NEW DELHI: A toxic haze enveloped India’s national capital on Wednesday morning as temperatures dropped and pollution surged, reducing visibility in some parts and prompting a warning from airport authorities that flights may be affected.
Delhi overtook Pakistan’s Lahore as the world’s most polluted city in Swiss group IQAir’s live rankings, with an air quality index (AQI) score of more than 1,000, considered “hazardous,” but India’s pollution authority said the AQI was around 350.
Officials were not immediately available to explain the variation.
The India Meteorological Department (IMD) said the pollution had reduced visibility to 100 meters (328 feet) in some places by around 8 a.m. (0230 GMT).
“Low visibility procedures” were initiated at the city’s Indira Gandhi International Airport, operator Delhi International Airport Limited said in a post on social media platform X.
“While landing and takeoffs continue at Delhi Airport, flights that are not CAT III compliant may get affected,” the authority said.
CAT III is a navigation system that enables aircraft to land even when visibility is low.
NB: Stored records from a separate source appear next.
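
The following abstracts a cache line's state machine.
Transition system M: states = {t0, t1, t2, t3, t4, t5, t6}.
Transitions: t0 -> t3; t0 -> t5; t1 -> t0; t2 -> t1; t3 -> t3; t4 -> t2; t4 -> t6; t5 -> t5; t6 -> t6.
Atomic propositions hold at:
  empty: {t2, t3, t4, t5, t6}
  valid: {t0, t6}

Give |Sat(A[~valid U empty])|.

Sat(~valid) = {t1, t2, t3, t4, t5}
A[~valid U empty]: least fixpoint, start Z0 = Sat(empty) = {t2, t3, t4, t5, t6}, add states in Sat(~valid) with every successor in Z. Already a fixed point.
Sat(A[~valid U empty]) = {t2, t3, t4, t5, t6}
|Sat(A[~valid U empty])| = |{t2, t3, t4, t5, t6}| = 5.

5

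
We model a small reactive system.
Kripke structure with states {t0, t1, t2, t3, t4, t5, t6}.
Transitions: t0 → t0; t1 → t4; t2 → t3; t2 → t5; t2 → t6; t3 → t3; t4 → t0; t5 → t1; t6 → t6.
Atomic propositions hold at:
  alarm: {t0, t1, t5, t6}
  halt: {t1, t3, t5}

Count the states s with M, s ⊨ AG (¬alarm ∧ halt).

1

Sat(¬alarm) = {t2, t3, t4}
Sat(¬alarm ∧ halt) = {t3}
AG (¬alarm ∧ halt): greatest fixpoint, start Z0 = {t3}, keep only states in Sat with every successor in Z. Already a fixed point.
Sat(AG (¬alarm ∧ halt)) = {t3}
|Sat(AG (¬alarm ∧ halt))| = |{t3}| = 1.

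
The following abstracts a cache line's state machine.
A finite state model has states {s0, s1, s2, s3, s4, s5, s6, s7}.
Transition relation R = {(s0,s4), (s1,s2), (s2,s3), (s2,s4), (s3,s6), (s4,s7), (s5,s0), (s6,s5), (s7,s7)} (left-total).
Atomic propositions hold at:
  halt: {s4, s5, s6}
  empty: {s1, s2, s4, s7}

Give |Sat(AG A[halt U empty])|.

A[halt U empty]: least fixpoint, start Z0 = Sat(empty) = {s1, s2, s4, s7}, add states in Sat(halt) with every successor in Z. Already a fixed point.
Sat(A[halt U empty]) = {s1, s2, s4, s7}
AG A[halt U empty]: greatest fixpoint, start Z0 = {s1, s2, s4, s7}, keep only states in Sat with every successor in Z. Z1 = {s1, s4, s7}; Z2 = {s4, s7}; fixed.
Sat(AG A[halt U empty]) = {s4, s7}
|Sat(AG A[halt U empty])| = |{s4, s7}| = 2.

2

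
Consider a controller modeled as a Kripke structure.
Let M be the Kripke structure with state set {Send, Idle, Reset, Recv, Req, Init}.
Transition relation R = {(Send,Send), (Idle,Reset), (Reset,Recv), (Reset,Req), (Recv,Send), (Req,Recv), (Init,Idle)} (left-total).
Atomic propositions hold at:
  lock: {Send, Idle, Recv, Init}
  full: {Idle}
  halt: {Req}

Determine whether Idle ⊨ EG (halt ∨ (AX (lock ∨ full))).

No

Sat(lock ∨ full) = {Send, Idle, Recv, Init}
Sat(AX (lock ∨ full)) = {s : every successor in {Send, Idle, Recv, Init}} = {Send, Recv, Req, Init}
Sat(halt ∨ (AX (lock ∨ full))) = {Send, Recv, Req, Init}
EG (halt ∨ (AX (lock ∨ full))): greatest fixpoint, start Z0 = {Send, Recv, Req, Init}, keep only states in Sat with some successor in Z. Z1 = {Send, Recv, Req}; fixed.
Sat(EG (halt ∨ (AX (lock ∨ full)))) = {Send, Recv, Req}
Idle ∉ Sat(EG (halt ∨ (AX (lock ∨ full)))) = {Send, Recv, Req}, so the formula does not hold at Idle.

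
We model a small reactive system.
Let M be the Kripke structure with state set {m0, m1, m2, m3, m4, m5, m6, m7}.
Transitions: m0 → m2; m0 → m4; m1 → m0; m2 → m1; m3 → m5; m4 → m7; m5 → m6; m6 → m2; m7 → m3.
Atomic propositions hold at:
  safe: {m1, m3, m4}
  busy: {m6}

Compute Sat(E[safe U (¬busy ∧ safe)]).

Sat(¬busy) = {m0, m1, m2, m3, m4, m5, m7}
Sat(¬busy ∧ safe) = {m1, m3, m4}
E[safe U (¬busy ∧ safe)]: least fixpoint, start Z0 = Sat((¬busy ∧ safe)) = {m1, m3, m4}, add states in Sat(safe) with some successor in Z. Already a fixed point.
Sat(E[safe U (¬busy ∧ safe)]) = {m1, m3, m4}

{m1, m3, m4}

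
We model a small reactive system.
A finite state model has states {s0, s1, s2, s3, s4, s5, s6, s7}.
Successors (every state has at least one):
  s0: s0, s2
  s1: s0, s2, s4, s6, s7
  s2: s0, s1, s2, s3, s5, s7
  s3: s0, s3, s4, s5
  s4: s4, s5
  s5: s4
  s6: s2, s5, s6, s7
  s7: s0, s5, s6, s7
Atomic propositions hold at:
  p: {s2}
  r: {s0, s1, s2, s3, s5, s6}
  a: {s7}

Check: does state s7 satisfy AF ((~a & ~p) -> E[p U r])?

Yes

Sat(~a) = {s0, s1, s2, s3, s4, s5, s6}
Sat(~p) = {s0, s1, s3, s4, s5, s6, s7}
Sat(~a & ~p) = {s0, s1, s3, s4, s5, s6}
E[p U r]: least fixpoint, start Z0 = Sat(r) = {s0, s1, s2, s3, s5, s6}, add states in Sat(p) with some successor in Z. Already a fixed point.
Sat(E[p U r]) = {s0, s1, s2, s3, s5, s6}
Sat((~a & ~p) -> E[p U r]) = {s0, s1, s2, s3, s5, s6, s7}
AF ((~a & ~p) -> E[p U r]): least fixpoint, start Z0 = {s0, s1, s2, s3, s5, s6, s7}, add states with every successor in Z. Already a fixed point.
Sat(AF ((~a & ~p) -> E[p U r])) = {s0, s1, s2, s3, s5, s6, s7}
s7 ∈ Sat(AF ((~a & ~p) -> E[p U r])) = {s0, s1, s2, s3, s5, s6, s7}, so the formula holds at s7.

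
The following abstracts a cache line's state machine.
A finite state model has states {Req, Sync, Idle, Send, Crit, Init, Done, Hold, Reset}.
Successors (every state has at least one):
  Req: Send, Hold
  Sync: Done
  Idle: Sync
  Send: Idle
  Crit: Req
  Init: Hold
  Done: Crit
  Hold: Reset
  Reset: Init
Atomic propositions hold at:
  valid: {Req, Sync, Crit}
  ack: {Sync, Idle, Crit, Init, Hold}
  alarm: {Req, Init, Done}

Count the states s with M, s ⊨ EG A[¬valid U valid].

Sat(¬valid) = {Idle, Send, Init, Done, Hold, Reset}
A[¬valid U valid]: least fixpoint, start Z0 = Sat(valid) = {Req, Sync, Crit}, add states in Sat(¬valid) with every successor in Z. Z1 = {Req, Sync, Idle, Crit, Done}; Z2 = {Req, Sync, Idle, Send, Crit, Done}; fixed.
Sat(A[¬valid U valid]) = {Req, Sync, Idle, Send, Crit, Done}
EG A[¬valid U valid]: greatest fixpoint, start Z0 = {Req, Sync, Idle, Send, Crit, Done}, keep only states in Sat with some successor in Z. Already a fixed point.
Sat(EG A[¬valid U valid]) = {Req, Sync, Idle, Send, Crit, Done}
|Sat(EG A[¬valid U valid])| = |{Req, Sync, Idle, Send, Crit, Done}| = 6.

6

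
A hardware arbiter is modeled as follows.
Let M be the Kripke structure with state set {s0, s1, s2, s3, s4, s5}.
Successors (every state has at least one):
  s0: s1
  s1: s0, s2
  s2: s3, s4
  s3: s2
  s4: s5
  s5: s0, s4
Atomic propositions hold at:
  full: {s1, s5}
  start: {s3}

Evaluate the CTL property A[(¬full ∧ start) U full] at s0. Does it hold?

No

Sat(¬full) = {s0, s2, s3, s4}
Sat(¬full ∧ start) = {s3}
A[(¬full ∧ start) U full]: least fixpoint, start Z0 = Sat(full) = {s1, s5}, add states in Sat(¬full ∧ start) with every successor in Z. Already a fixed point.
Sat(A[(¬full ∧ start) U full]) = {s1, s5}
s0 ∉ Sat(A[(¬full ∧ start) U full]) = {s1, s5}, so the formula does not hold at s0.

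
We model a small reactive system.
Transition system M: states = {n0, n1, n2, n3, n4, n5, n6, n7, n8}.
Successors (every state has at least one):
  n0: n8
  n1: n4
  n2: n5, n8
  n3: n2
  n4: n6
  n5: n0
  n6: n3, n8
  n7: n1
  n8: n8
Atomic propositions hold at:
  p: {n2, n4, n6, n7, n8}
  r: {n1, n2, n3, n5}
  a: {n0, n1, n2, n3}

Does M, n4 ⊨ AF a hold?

No

AF a: least fixpoint, start Z0 = {n0, n1, n2, n3}, add states with every successor in Z. Z1 = {n0, n1, n2, n3, n5, n7}; fixed.
Sat(AF a) = {n0, n1, n2, n3, n5, n7}
n4 ∉ Sat(AF a) = {n0, n1, n2, n3, n5, n7}, so the formula does not hold at n4.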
The IMD said the city’s temperature dropped to 17 degrees Celsius (63 degrees Fahrenheit) on Wednesday morning from 17.9C on Tuesday, and may fall further as sunlight remains cut off due to the smog.
Delhi battles severe pollution every winter as cold, heavy air traps dust, emissions, and smoke from farm fires set off illegally in the adjoining, farming states of Punjab and Haryana.
Previously, authorities have closed schools, placed restrictions on private vehicles, and stopped some building work to curb the problem.
The city’s environment minister said last week that the government was keen to use artificial rain to cut the smog.
Pakistan’s Punjab province, which shares a border with India, has also banned outdoor activities, closed schools, and ordered shops, markets and malls to close early in some parts in an effort to protect its citizens from the toxic air.